De los temas que preparé, recuerdo uno con especial cariño, que tiene bastante que ver con el hecho de que una película de Harry Potter me devuelva de visita a uno de los fragmentos de mi existencia en la que ésta estuvo más cerca de convertirse en normal, vista desde un prisma convencional: como siempre, me las arreglé para librarme de lo que se revelaría como el producto de imposiciones ajenas combinadas con esa inercia vital que me arrastraba antes de forma total e inexorable, ser aceptable y aceptada a cualquier precio.

Este tema entroncaba también con una afición a la lectura cultivada desde la temprana infancia, aún conservo los volúmenes que releí una y mil veces, con sus manchurrones de nocilla y sobrasada correspondientes; uno de ellos me habría de servir para intentar enseñar lo que era una comparación a aquellos niños.
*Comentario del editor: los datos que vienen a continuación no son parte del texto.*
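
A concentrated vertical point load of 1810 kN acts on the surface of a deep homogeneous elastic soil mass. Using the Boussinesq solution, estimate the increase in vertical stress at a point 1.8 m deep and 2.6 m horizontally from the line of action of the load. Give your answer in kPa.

Boussinesq vertical stress below a point load on an elastic half-space:
Δσ_z = 3P/(2πz²) · [1 + (r/z)²]^(−5/2)
r/z = 2.6/1.8 = 1.4444; [1+(r/z)²]^(−5/2) = 0.059753.
Δσ_z = 3×1810/(2π×1.8²) × 0.059753 = 266.73 × 0.059753 = 15.94 kPa

Δσ_z ≈ 15.9 kPa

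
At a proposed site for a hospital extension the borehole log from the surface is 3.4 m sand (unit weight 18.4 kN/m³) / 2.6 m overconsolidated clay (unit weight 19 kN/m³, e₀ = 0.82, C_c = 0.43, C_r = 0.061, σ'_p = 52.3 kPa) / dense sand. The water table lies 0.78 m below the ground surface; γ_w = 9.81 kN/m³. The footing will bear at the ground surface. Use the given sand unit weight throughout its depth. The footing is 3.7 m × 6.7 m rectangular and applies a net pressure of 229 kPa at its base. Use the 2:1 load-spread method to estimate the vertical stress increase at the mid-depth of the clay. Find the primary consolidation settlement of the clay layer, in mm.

Mid-depth of clay below the ground surface: z = 3.4 + 2.6/2 = 4.7 m.
Total vertical stress at mid-clay: σ_v = 18.4×3.4 + 19×1.3 = 87.26 kPa.
Pore pressure: u = 9.81×(4.7 − 0.78) = 38.455 kPa.
Initial effective stress: σ'_0 = σ_v − u = 87.26 − 38.455 = 48.805 kPa.
Stress increase at mid-clay by the 2:1 spreading method:
Δσ = qBL/((B+z)(L+z)) = 229×3.7×6.7/((3.7+4.7)(6.7+4.7)) = 59.283 kPa
Final effective stress: σ'_f = 48.805 + 59.283 = 108.09 kPa.
σ'_f = 108.09 > σ'_p = 52.3 kPa, so the stress path crosses the preconsolidation pressure — recompression up to σ'_p, then virgin compression beyond:
S_c = H/(1+e₀)·[C_r·log₁₀(σ'_p/σ'_0) + C_c·log₁₀(σ'_f/σ'_p)]
    = 2.6/1.82 × [0.061×log₁₀(52.3/48.805) + 0.43×log₁₀(108.09/52.3)]
    = 1.4286 × [0.0018323 + 0.13557] = 0.1963 m

S_c ≈ 196 mm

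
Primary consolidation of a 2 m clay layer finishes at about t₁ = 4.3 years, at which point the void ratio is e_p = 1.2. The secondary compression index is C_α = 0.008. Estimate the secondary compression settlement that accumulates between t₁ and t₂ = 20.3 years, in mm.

S_s ≈ 4.9 mm

Secondary compression: S_s = C_α·H/(1+e_p)·log₁₀(t₂/t₁)
S_s = 0.008×2/(1+1.2)×log₁₀(20.3/4.3)
    = 0.007273 × 0.674 = 0.004902 m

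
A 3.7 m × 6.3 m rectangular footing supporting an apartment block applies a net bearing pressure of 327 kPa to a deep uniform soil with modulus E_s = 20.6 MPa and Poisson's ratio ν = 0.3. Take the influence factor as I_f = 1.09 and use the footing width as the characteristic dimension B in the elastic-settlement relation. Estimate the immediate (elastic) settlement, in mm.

Immediate (elastic) settlement: S_e = q·B·(1−ν²)/E_s · I_f.
E_s = 20.6 MPa = 20600 kPa.
S_e = 327 × 3.7 × (1 − 0.3²) / 20600 × 1.09
    = 327 × 3.7 × 0.91 / 20600 × 1.09
    = 0.05826 m = 58.26 mm

S_e ≈ 58.3 mm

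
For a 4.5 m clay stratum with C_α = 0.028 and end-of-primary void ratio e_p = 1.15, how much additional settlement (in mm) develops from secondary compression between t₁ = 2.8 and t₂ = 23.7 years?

S_s ≈ 54.4 mm

Secondary compression: S_s = C_α·H/(1+e_p)·log₁₀(t₂/t₁)
S_s = 0.028×4.5/(1+1.15)×log₁₀(23.7/2.8)
    = 0.0586 × 0.9276 = 0.05436 m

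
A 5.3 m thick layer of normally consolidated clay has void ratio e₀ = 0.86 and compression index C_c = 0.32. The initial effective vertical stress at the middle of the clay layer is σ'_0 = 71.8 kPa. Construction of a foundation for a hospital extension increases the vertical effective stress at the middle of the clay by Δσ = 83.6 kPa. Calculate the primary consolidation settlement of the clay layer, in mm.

S_c ≈ 306 mm

Final effective stress: σ'_f = σ'_0 + Δσ = 71.8 + 83.6 = 155.4 kPa.
Normally consolidated clay, so the full stress increment lies on the virgin compression line:
S_c = C_c·H/(1+e₀)·log₁₀(σ'_f/σ'_0) = 0.32×5.3/(1+0.86)×log₁₀(155.4/71.8)
    = 0.91183 × 0.33533 = 0.3058 m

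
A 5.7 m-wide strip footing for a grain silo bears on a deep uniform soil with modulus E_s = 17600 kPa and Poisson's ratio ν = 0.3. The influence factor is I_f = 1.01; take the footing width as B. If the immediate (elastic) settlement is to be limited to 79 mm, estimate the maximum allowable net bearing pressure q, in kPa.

q ≈ 265 kPa

S_e = q·B·(1−ν²)/E_s · I_f  ⇒  q = S_e·E_s / (B·(1−ν²)·I_f).
q = 0.079 × 17600 / (5.7 × 0.91 × 1.01) = 265.4 kPa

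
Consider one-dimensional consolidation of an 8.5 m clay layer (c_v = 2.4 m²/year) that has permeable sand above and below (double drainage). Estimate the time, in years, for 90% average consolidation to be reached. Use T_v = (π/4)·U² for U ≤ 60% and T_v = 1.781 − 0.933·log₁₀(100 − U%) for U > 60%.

t ≈ 6.38 years

Drainage path length: H_d = H/2 = 4.25 m (double drainage).
U > 60%: T_v = 1.781 − 0.933·log₁₀(100 − 90) = 0.848.
t = T_v·H_d²/c_v = 0.848×4.25²/2.4 = 6.382 years.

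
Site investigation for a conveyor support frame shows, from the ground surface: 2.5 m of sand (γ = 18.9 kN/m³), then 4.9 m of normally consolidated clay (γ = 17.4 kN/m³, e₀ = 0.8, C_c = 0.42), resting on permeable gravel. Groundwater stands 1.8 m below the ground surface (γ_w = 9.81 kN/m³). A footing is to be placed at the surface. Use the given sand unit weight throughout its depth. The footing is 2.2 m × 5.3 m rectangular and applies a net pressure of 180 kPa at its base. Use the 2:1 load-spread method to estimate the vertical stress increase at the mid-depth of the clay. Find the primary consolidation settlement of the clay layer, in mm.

S_c ≈ 197 mm

Mid-depth of clay below the ground surface: z = 2.5 + 4.9/2 = 4.95 m.
Total vertical stress at mid-clay: σ_v = 18.9×2.5 + 17.4×2.45 = 89.88 kPa.
Pore pressure: u = 9.81×(4.95 − 1.8) = 30.902 kPa.
Initial effective stress: σ'_0 = σ_v − u = 89.88 − 30.902 = 58.978 kPa.
Stress increase at mid-clay by the 2:1 spreading method:
Δσ = qBL/((B+z)(L+z)) = 180×2.2×5.3/((2.2+4.95)(5.3+4.95)) = 28.638 kPa
Final effective stress: σ'_f = σ'_0 + Δσ = 58.978 + 28.638 = 87.616 kPa.
Normally consolidated clay, so the full stress increment lies on the virgin compression line:
S_c = C_c·H/(1+e₀)·log₁₀(σ'_f/σ'_0) = 0.42×4.9/(1+0.8)×log₁₀(87.616/58.978)
    = 1.1433 × 0.17189 = 0.1965 m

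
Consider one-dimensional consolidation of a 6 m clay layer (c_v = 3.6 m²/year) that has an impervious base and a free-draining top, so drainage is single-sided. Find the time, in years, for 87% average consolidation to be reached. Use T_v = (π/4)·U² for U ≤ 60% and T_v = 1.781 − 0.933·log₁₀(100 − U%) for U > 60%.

Drainage path length: H_d = H = 6 m (single drainage).
U > 60%: T_v = 1.781 − 0.933·log₁₀(100 − 87) = 0.74169.
t = T_v·H_d²/c_v = 0.74169×6²/3.6 = 7.417 years.

t ≈ 7.42 years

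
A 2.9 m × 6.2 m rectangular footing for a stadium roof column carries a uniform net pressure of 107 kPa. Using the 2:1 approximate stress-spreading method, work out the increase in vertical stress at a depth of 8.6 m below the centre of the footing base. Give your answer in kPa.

By the 2:1 method the load spreads at 1 horizontal : 2 vertical, so at depth z the loaded area has grown by z in each plan dimension:
Δσ = qBL/((B+z)(L+z)) = 107×2.9×6.2/((2.9+8.6)(6.2+8.6)) = 11.304 kPa

Δσ_z ≈ 11.3 kPa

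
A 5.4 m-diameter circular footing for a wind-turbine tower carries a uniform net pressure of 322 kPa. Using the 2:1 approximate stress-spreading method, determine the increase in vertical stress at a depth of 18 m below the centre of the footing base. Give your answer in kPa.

By the 2:1 method the load spreads at 1 horizontal : 2 vertical, so at depth z the loaded area has grown by z in each plan dimension:
Δσ ≈ qD²/(D+z)² = 322×5.4²/(5.4+18)² = 17.148 kPa

Δσ_z ≈ 17.1 kPa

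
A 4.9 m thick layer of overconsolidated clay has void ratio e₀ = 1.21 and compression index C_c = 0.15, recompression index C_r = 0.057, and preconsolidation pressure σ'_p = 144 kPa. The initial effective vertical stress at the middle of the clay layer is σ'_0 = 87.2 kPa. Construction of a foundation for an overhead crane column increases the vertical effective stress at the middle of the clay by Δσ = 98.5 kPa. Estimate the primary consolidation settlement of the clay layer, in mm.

S_c ≈ 64.3 mm

Final effective stress: σ'_f = 87.2 + 98.5 = 185.7 kPa.
σ'_f = 185.7 > σ'_p = 144 kPa, so the stress path crosses the preconsolidation pressure — recompression up to σ'_p, then virgin compression beyond:
S_c = H/(1+e₀)·[C_r·log₁₀(σ'_p/σ'_0) + C_c·log₁₀(σ'_f/σ'_p)]
    = 4.9/2.21 × [0.057×log₁₀(144/87.2) + 0.15×log₁₀(185.7/144)]
    = 2.2172 × [0.012417 + 0.016567] = 0.06426 m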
Pensé que Michael Ende habría de gustarles tanto como a mí, aunque fueran más visuales que literarios, y les preparé este dictado:

[…] Los dragones chillaban, gruñían, alborotaban, disputaban, crepitaban, berreaban, tosían, bramaban, gritaban, aullaban, reían, silbaban, reñían, estornudaban, jadeaban, siseaban, gemían, pateaban, pitaban y no sé qué otras cosas más. Además, eran de distintas clases. Unos eran pequeños como lirones, otros, en cambio, alcanzaban el tamaño de un tren de mercancías. Muchos se movían como sapos y se contoneaban y eran grandes como coches. Otros parecían orugas largas y delgadas como postes de telégrafo. Los había que medían más de mil pies, mientras otros tenían una sola pata sobre la que saltaban de una manera muy curiosa. Muchos no tenían patas y rodaban como barriles por las calles. El espectáculo era ensordecedor. También se veían dragones con alas, que volaban como murciélagos, y otros que zumbaban como gigantescas avispas o libélulas. Alborotaban y y silbaban volando en el aire sofocante y pasando de un piso a otro de las casas.

Michael Ende, “Jim Botón y Lucas el Maquinista”
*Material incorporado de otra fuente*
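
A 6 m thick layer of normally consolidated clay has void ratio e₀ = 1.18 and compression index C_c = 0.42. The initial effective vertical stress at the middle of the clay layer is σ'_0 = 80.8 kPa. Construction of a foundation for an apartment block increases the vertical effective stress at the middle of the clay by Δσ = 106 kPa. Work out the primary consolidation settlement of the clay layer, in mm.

Final effective stress: σ'_f = σ'_0 + Δσ = 80.8 + 106 = 186.8 kPa.
Normally consolidated clay, so the full stress increment lies on the virgin compression line:
S_c = C_c·H/(1+e₀)·log₁₀(σ'_f/σ'_0) = 0.42×6/(1+1.18)×log₁₀(186.8/80.8)
    = 1.156 × 0.36397 = 0.4207 m

S_c ≈ 421 mm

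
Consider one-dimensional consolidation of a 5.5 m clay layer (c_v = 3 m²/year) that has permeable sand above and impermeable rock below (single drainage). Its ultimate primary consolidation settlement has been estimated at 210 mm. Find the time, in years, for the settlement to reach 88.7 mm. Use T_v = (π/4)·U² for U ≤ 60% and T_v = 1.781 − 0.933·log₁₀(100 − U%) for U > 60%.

Drainage path length: H_d = H = 5.5 m (single drainage).
U = S(t)/S_ult = 88.7/210 = 0.4224.
U ≤ 60%: T_v = (π/4)·U² = (π/4)×0.42238² = 0.14012.
t = T_v·H_d²/c_v = 0.14012×5.5²/3 = 1.413 years.

t ≈ 1.41 years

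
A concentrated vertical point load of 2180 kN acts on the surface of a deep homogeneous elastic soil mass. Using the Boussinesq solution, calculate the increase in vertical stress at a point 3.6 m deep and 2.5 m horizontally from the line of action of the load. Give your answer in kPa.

Boussinesq vertical stress below a point load on an elastic half-space:
Δσ_z = 3P/(2πz²) · [1 + (r/z)²]^(−5/2)
r/z = 2.5/3.6 = 0.69444; [1+(r/z)²]^(−5/2) = 0.37385.
Δσ_z = 3×2180/(2π×3.6²) × 0.37385 = 80.314 × 0.37385 = 30.03 kPa

Δσ_z ≈ 30 kPa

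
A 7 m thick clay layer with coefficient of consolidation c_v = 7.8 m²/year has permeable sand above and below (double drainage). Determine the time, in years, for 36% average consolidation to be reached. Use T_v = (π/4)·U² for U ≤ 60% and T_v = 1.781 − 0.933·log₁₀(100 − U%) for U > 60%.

Drainage path length: H_d = H/2 = 3.5 m (double drainage).
U ≤ 60%: T_v = (π/4)·U² = (π/4)×0.36² = 0.10179.
t = T_v·H_d²/c_v = 0.10179×3.5²/7.8 = 0.1599 years.

t ≈ 0.16 years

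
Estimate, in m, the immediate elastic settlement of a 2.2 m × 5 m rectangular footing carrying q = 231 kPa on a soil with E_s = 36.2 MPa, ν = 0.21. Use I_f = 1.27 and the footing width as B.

S_e ≈ 0.017 m

Immediate (elastic) settlement: S_e = q·B·(1−ν²)/E_s · I_f.
E_s = 36.2 MPa = 36200 kPa.
S_e = 231 × 2.2 × (1 − 0.21²) / 36200 × 1.27
    = 231 × 2.2 × 0.9559 / 36200 × 1.27
    = 0.01704 m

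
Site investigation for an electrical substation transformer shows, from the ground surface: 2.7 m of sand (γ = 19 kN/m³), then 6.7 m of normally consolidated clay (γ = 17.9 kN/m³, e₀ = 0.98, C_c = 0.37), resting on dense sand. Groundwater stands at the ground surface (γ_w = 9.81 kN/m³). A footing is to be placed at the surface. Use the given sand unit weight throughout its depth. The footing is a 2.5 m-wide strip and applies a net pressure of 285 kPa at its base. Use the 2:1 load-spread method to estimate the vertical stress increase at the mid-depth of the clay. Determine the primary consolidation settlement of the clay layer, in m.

Mid-depth of clay below the ground surface: z = 2.7 + 6.7/2 = 6.05 m.
Total vertical stress at mid-clay: σ_v = 19×2.7 + 17.9×3.35 = 111.27 kPa.
Pore pressure: u = 9.81×(6.05 − 0) = 59.351 kPa.
Initial effective stress: σ'_0 = σ_v − u = 111.27 − 59.351 = 51.919 kPa.
Stress increase at mid-clay by the 2:1 spreading method:
Δσ = qB/(B+z) = 285×2.5/(2.5+6.05) = 83.333 kPa
Final effective stress: σ'_f = σ'_0 + Δσ = 51.919 + 83.333 = 135.25 kPa.
Normally consolidated clay, so the full stress increment lies on the virgin compression line:
S_c = C_c·H/(1+e₀)·log₁₀(σ'_f/σ'_0) = 0.37×6.7/(1+0.98)×log₁₀(135.25/51.919)
    = 1.252 × 0.41581 = 0.5206 m

S_c ≈ 0.521 m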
No sabía si la encontraría, pero al haberlo leído tanto sabía más o menos que había una descripción de los peculiares habitantes de Kummerland, la ciudad de los tormentos en la que está prisionera la princesita china que buscan Jim y Lucas en compañía de Emma, la locomotora, en una de mis novelas favoritas de este autor, de vívida fantasía y ejemplar honestidad de sentimientos: el día que abrí el periódico en la biblioteca y leí como un periodista de tantos también se acordaba de Lummerland, ese pequeño país en el que sólo había una vía, con motivo de su fallecimiento, fue otra de esas veces en las que la ficción es algo más que eso y es como si fuera un amigo muy querido el que no volverá más.
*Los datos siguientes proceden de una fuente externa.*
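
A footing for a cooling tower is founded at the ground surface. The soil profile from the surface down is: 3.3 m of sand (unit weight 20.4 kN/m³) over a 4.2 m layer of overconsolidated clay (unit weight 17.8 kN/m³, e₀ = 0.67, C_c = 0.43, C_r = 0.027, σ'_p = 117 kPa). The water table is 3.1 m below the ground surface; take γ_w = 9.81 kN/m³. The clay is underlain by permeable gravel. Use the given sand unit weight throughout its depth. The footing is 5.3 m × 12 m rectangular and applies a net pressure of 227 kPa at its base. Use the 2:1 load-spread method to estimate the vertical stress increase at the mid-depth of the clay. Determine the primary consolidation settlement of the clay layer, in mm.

Mid-depth of clay below the ground surface: z = 3.3 + 4.2/2 = 5.4 m.
Total vertical stress at mid-clay: σ_v = 20.4×3.3 + 17.8×2.1 = 104.7 kPa.
Pore pressure: u = 9.81×(5.4 − 3.1) = 22.563 kPa.
Initial effective stress: σ'_0 = σ_v − u = 104.7 − 22.563 = 82.137 kPa.
Stress increase at mid-clay by the 2:1 spreading method:
Δσ = qBL/((B+z)(L+z)) = 227×5.3×12/((5.3+5.4)(12+5.4)) = 77.544 kPa
Final effective stress: σ'_f = 82.137 + 77.544 = 159.68 kPa.
σ'_f = 159.68 > σ'_p = 117 kPa, so the stress path crosses the preconsolidation pressure — recompression up to σ'_p, then virgin compression beyond:
S_c = H/(1+e₀)·[C_r·log₁₀(σ'_p/σ'_0) + C_c·log₁₀(σ'_f/σ'_p)]
    = 4.2/1.67 × [0.027×log₁₀(117/82.137) + 0.43×log₁₀(159.68/117)]
    = 2.515 × [0.0041485 + 0.058078] = 0.1565 m

S_c ≈ 156 mm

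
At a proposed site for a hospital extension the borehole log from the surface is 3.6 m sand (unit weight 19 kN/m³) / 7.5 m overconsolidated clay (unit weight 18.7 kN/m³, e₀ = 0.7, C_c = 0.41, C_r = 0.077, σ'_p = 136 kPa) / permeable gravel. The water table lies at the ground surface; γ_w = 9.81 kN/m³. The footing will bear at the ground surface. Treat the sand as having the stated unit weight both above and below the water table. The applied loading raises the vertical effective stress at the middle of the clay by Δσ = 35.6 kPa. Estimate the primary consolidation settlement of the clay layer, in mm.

S_c ≈ 63.3 mm

Mid-depth of clay below the ground surface: z = 3.6 + 7.5/2 = 7.35 m.
Total vertical stress at mid-clay: σ_v = 19×3.6 + 18.7×3.75 = 138.53 kPa.
Pore pressure: u = 9.81×(7.35 − 0) = 72.103 kPa.
Initial effective stress: σ'_0 = σ_v − u = 138.53 − 72.103 = 66.427 kPa.
Final effective stress: σ'_f = 66.427 + 35.6 = 102.03 kPa.
σ'_f = 102.03 ≤ σ'_p = 136 kPa, so the clay remains overconsolidated and only the recompression index applies:
S_c = C_r·H/(1+e₀)·log₁₀(σ'_f/σ'_0) = 0.077×7.5/1.7×log₁₀(102.03/66.427)
    = 0.33971 × 0.18638 = 0.06331 m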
A los niños les pareció de perlas la idea de salir a la pizarra y subrayar las comparaciones, cosa que hicieron todos bien, y tras una breve explicación, hacer las suyas propias: me decepcionó un poco ver que muchos sólo lo habían entendido aparentemente, pero pasó algo que jamás olvidaré; un alumno que era considerado como el tonto de la clase me trajo un cuaderno en el que había escrito “Las estrellas son cómo peces brillantes en un mar oscuro”, y aunque algunas personas me han insinuado que podría ser que lo hubiera leído en algún sitio, quiero creer que lo inventó él, que debía ser más diferente que tonto.

Si bien no me disgustaba el trabajo, ni mucho menos, no me veo capaz de ser profesora, hay demasiadas parcialidades en mí para que pueda llevar a cabo mi labor de forma justa y sé que si un chaval tuviese problemas, haría lo que fuese para resolverlos, me metería en un berenjenal de los míos, y quién sabe dónde acabaríamos.

Además, creo que me gustó lo que vi ayer, me recordó que la primera vez que abrí “La historia interminable” creí de verdad que aparecería mi nombre en lugar del de Bastian Baltasar Bux, cómo no me atrevía a girar la página, para dar lugar a la decepción… si bien desde la perspectiva actual, hay que considerar las altas posibilidades de que para cruzar el muro que separa el andén nueve del andén nueve y tres cuartos sólo se necesite un teclado o un puntafina.